A Salt Lake County ordinance prohibits donations by an individual or corporation in excess of $6,000 between general elections.
“We believe that we were correct in it being $6,000 for the entire election year,” Salt Lake County Clerk Sherrie Swenson said of her office’s interpretation of the ordinance.
On Wednesday, the Utah Democratic Party and Salt Lake County Democratic Party filed a complaint with the County Clerk’s Office challenging the donations.
“These violations demand action, and we respectfully request that the campaign finance requirements be enforced," the complaint states. “It is particularly troubling that these violations have occurred by a candidate who, if elected, would be charged with a critically important law enforcement function.”

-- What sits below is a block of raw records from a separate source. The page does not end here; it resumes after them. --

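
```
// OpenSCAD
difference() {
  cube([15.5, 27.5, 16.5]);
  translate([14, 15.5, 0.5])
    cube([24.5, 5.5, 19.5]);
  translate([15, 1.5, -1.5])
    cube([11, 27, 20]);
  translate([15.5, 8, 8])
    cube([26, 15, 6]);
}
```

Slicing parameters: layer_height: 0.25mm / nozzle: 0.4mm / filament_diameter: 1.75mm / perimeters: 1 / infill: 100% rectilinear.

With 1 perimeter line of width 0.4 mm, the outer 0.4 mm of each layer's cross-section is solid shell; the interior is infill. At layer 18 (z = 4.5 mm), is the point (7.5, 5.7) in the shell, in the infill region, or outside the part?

At z = 4.5 mm: the cube is present — its section is the full 15.5×27.5 rectangle; the cube at (14, 15.5) (footprint 24.5×5.5) is included at this height; the cube at (15, 1.5) (footprint 11×27) is included at this height; the cube at (15.5, 8) is not intersected at this z (z outside [8, 14]); Subtracting the remaining from the first: starting from the 15.5×27.5 cube, the 24.5×5.5 cube at (14, 15.5) partially overlaps it — only the 8.25 mm² overlap (of its 134.75 mm²) is removed, clipping the outline; the 11×27 cube at (15, 1.5) partially overlaps it — only the 10.25 mm² overlap (of its 297.00 mm²) is removed, clipping the outline — 1 connected region. Overall, the cross-section is a single solid region. The nearest boundary edge runs (15.50, 0.00)→(0.00, 0.00); distance from the point to it = 5.70 mm. The point is inside the cross-section and 5.70 mm from the nearest boundary — more than the 0.4 mm shell width (1 × 0.4), so it's in the infill interior.

infill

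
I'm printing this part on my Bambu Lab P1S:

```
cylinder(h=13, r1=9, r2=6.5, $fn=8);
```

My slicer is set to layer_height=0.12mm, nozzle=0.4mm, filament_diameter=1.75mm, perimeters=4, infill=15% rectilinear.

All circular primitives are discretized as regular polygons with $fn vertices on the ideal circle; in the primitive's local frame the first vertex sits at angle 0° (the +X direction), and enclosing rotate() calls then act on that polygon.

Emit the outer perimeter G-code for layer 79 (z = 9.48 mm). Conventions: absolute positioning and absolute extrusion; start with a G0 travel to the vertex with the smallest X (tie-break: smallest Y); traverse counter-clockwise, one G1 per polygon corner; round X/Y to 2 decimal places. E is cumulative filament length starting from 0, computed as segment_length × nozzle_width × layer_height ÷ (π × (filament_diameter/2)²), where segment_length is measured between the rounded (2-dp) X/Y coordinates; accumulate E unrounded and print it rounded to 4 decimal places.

G0 X-7.18 Y0.00 Z9.48
G1 X-5.07 Y-5.07 E0.1096
G1 X0.00 Y-7.18 E0.2192
G1 X5.07 Y-5.07 E0.3288
G1 X7.18 Y0.00 E0.4384
G1 X5.07 Y5.07 E0.5479
G1 X0.00 Y7.18 E0.6575
G1 X-5.07 Y5.07 E0.7671
G1 X-7.18 Y0.00 E0.8767

At z = 9.48 mm: the cone (r1=9→r2=6.5) has section circumradius 7.177 here — a regular 8-gon. The outline is a single polygon with 8 vertices. Extrusion per mm of travel: 0.4 × 0.12 / (π × 0.875²) = 0.019956. Accumulating E over each segment gives final E = 0.8767.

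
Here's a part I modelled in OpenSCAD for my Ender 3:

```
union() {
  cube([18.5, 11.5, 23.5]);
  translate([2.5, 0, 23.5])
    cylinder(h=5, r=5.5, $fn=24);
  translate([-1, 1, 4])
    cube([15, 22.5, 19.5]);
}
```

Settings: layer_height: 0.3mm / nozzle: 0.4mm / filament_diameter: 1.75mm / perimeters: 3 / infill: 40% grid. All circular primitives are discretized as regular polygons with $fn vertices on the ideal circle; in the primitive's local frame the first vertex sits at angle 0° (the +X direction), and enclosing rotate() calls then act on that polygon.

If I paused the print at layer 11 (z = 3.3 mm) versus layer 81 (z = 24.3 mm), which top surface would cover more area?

Layer 11 (z = 3.3): the 18.5×11.5 cube contributes its full rectangle (area 212.75 mm²); the cylinder at (2.5, 0) is not intersected at this z (z outside [23.5, 28.5]); the cube at (-1, 1) does not reach this height (z outside [4, 23.5]); Combining (union): only the 18.5×11.5 cube is present, so the union is just that shape — area = 212.75 mm². So its area = 212.75 mm². Layer 81 (z = 24.3): the cube does not reach this height (z outside [0, 23.5]); the r=5.5 cylinder at (2.5, 0) gives a regular 24-gon of circumradius 5.5 (constant along its height) (area = (24/2)·5.500²·sin(360°/24) = 93.95 mm²); the cube at (-1, 1) is not intersected at this z (z outside [4, 23.5]); Taking the union: only the r=5.5 cylinder at (2.5, 0) is present, so the union is just that shape — area = 93.95 mm². So its area = 93.95 mm². Layer 11 is larger (212.75 vs 93.95 mm²).

layer 11 (z = 3.3 mm)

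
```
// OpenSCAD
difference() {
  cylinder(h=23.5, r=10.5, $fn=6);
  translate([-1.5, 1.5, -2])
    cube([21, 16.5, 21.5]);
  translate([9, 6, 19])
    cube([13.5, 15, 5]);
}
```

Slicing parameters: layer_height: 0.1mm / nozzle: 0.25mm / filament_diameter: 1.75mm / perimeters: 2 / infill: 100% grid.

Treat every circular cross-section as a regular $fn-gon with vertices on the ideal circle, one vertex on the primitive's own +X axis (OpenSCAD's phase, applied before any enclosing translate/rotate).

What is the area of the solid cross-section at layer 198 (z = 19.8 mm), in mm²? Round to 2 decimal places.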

The county ordinance creates three “election cycles" within a general election period, demarcated by the previous election, nominating convention, primary election and the following general election.
Nathan Evershed initially told The Tribune on Wednesday that the complaint was a “nothing-burger.” He said it was his understanding, based on discussions with experienced campaigners and his own reading of the ordinance, that a $6,000 donation is allowed in each of the three election cycles between general elections.
Under that interpretation, he said, the three donors had reached the cap of $18,000 and were no longer able to make additional payments to the campaign.
“From the beginning,” he said, “we have complied with the rules and with the language that’s outlined in the statute.”
Evershed confirmed that Roger Evershed and Paula Evershed are his parents, and that Rocky Mountain Engineering is his father’s company, and legally a separate entity.
In a prepared statement issued after Swenson’s decision, Nathan Evershed said he takes full responsibility and will immediately return the excess contributions.
“I am a career prosecutor, not a career politician,” he wrote. “The reporting laws are in place to ensure transparency, which I certainly support. I’m grateful this came to light ahead of any ballots being mailed out, so we can quickly correct it.”
Swenson’s order would require the return of at least $12,000 to each of the three donors, to meet or fall below the $6,000 maximum.
She said candidates have 10 days to return excess donations after being notified by her office. The ordinance does not specify what actions are to be taken if a candidate refuses to comply, she added.
Evershed’s most recent disclosure, filed with the county last week, shows the campaign having a balance of roughly $72,000.